In den Fällen, in denen ein Verfahren eingeleitet worden ist ohne dass der Betroffene selbst eine Anzeige erstattet hat, war dies häufig auch der Grund für die eigene Nichtanzeige. Vor allem in der zweiten Teilgruppe kam es oft vor, dass schon jemand anders eine Anzeige erstattet hatte. (Dies haben nur Personen beantwortet, in deren Fall bereits ein Verfahren eingeleitet worden ist, ohne dass sie selbst Anzeige erstattet haben.)
Es war nicht selten, dass den Betroffenen von einer Anzeige abgeraten wurde. Meistens war das die Familie, Freund*innen oder Bekannte (62 %). Bei einem Drittel (35 %) riet ein*e Rechtsanwält*in von einer Anzeige ab und bei 17 % andere Beratungsstellen. 6 % nannten noch andere Personen wie Rechtshilfe- oder selbstorganisierte Gruppen, aber auch Ärzt*innen und Zeug*innen. Einige nannten aber auch die Medienberichterstattung und das Internet als Informationsquelle.
Diese Gründe waren für die dritte Teilgruppe wichtiger. Die Befürchtung, den Betroffenen werde nicht geglaubt und die Angst vor der Polizei war hier größer. Ihnen wurde häufiger von einer Anzeige abgeraten und sie wollten häufiger nichts mehr mit der Sache zu tun haben.
Diese Gründe spielten nur eine untergeordnete Rolle. Fehlende Sprachkenntnisse sind durch den geringen Anteil nicht-deutsch-sprachiger Personen in der Stichprobe zu erklären.

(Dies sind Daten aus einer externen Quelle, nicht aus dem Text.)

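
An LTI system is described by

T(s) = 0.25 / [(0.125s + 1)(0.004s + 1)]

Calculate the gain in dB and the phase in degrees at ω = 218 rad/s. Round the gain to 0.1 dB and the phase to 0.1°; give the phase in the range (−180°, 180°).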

Sonstige Gründe waren die allgemein mangelnden Erfolgsaussichten. Einige wollten anonym bleiben oder befürchteten staatliche Repressionen und haben deshalb nicht offiziell angezeigt. Einzelne Betroffene nannten die zu hohe psychische Belastung, die generelle Ablehnung von Strafen und Strafverfolgung oder sie wählten Wege außerhalb der Strafjustiz wie (Dienstaufsichts-)Beschwerden, Verwaltungs- oder Zivilklagen.
Ausblick
Die dargestellten Informationen sind aus dem Zwischenbericht entnommen. Das ist der erste Projektteil des Forschungsprojekts KviAPol, das noch bis zum Jahr 2021 fortgesetzt wird. Bei den noch ausstehenden Analysen geht es um die Interaktionsprozesse, Eskalationsdynamiken und Diskriminierungserfahrungen und wie sich das auf das Anzeigeverhalten auswirkt.
Diese Analysen dienen als Basis für den zweiten Projektteil, der aus 60 Expert*inneninterviews besteht, um bestimmte Aspekte zu vertiefen, die durch die Betroffenenbefragung nicht ausreichend erfasst werden konnten. Zum Beispiel sollen die Interviews aus der Justiz ergänzende Erkenntnisse zur besonderen Erledigungspraxis liefern.